Don Juan de Vargas, during his entire term of office, maintained trade and commerce with foreign nations, as those of the Coromandel coast, Bengal, and Surrate—which is the greatest emporium of Eastern India and of all the kingdoms subject to the emperor the Great Mogor [i.e., Mogul], a monarch more powerful than the Great Turk, and without doubt more wealthy. From this emporium of Surrate almost every year come one or two ships of great burden, like those that are called “ships of the line,” laden with many and varied wares of Eastern India. Within the last few years these traders are Mahometans, although before they were heathens; this is because they were obliged to accept the cursed doctrine of Mahoma by the former Great Mogor, Payxa Ali Ramasticán—who, trained up in his early years (when he was a fugitive from his family) by the house of Meca, was the cause of the total perdition of so many souls; for it is easier to convert to our holy faith a thousand heathens than one Mahometan. Trade and commerce were also very freely carried on with the Portuguese of Macán, and through their agency in Nueva Batavia in the island of Jacatra, the capital of the rich factories which the Dutch possess throughout India—where of the former Portuguese dominion only their language is left, since with that they trade and traffic; for they have been deprived of the fortified posts, which promised some advantage and profit, leaving to them only Goa (for the interment of Portuguese), and some posts to the north, such as Chaud, Dama, Diu, and Bassain.
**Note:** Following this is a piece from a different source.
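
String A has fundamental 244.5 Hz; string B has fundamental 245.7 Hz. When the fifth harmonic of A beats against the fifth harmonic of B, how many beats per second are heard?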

Only one who has seen it, as I have, can describe the great extent of every kind of trade which Manila enjoyed in the time of Don Juan de Vargas de Hurtado; and in that time, therefore, great fortunes were accumulated, and the city was adorned with magnificent edifices—the old ones being rebuilt, and new ones being erected, thus repairing the late havoc and destruction.
Chapter VI
[This is occupied with an account of the attempt made by the Augustinian Fray Juan de Rivera to go to the forbidden mission-field of Japan; it proved unsuccessful, and he was obliged to return to Manila.]
Chapter VII
On the day of the apostle James news came to Manila [in 1679] of the safe arrival of the galleon “San Telmo” at these islands, and of its being outside of the Embocadero; this news was brought, with the royal mails, by Sargento-mayor Juan Ventura Sarra. In this galleon came two large and well-selected mission bands of religious; one was composed of thirty-one from our order, conducted by father Fray Juan de García, who had been sent for this purpose in the year 1674. The other mission was composed of religious belonging to the Society of Jesus, who were brought by Father Francisco Salgado,[33] a religious of great learning and virtue. This mission [of ours] arrived at the most opportune time that could be imagined, for our province found itself in extreme necessity, on account of the scarcity of religious; for in ten years it had not received even the smallest reenforcement with which to replace them in the extensive and numerous ministries in its charge. So great was this lack that our province was already taking measures to give up some of those ministries; but all the religious orders and the secular clergy were suffering from the same need as was our province, on account of not having a consecrated bishop who might confer the holy orders. The ship “San Telmo” could not enter the Embocadero of San Bernardino, for it was hindered by the vendavals; and therefore it made port, after many hardships, in Palapag, in the province of Leyte—a very safe harbor, but outside of the Embocadero, and more than a hundred and twenty leguas distant from Manila. The religious of the mission came hither through the provinces of Camarines and Laguna de Bay; the roads were bad, for it was the rainy season, but the hardships of their journey were alleviated by the charitable hospitality which was given to them by the religious of St. Francis—who, heirs of that saint’s seraphic love, vied with each other, on such occasions, in showing themselves true sons of so holy a father.
They arrived at Manila, where they were received by the community as sons beloved by their affectionate mother, who was so eagerly expecting them; and on September 18—the day of the father of the poor, St. Thomas of Villanova—a private meeting of the definitors was held, and they were received by this province as her sons.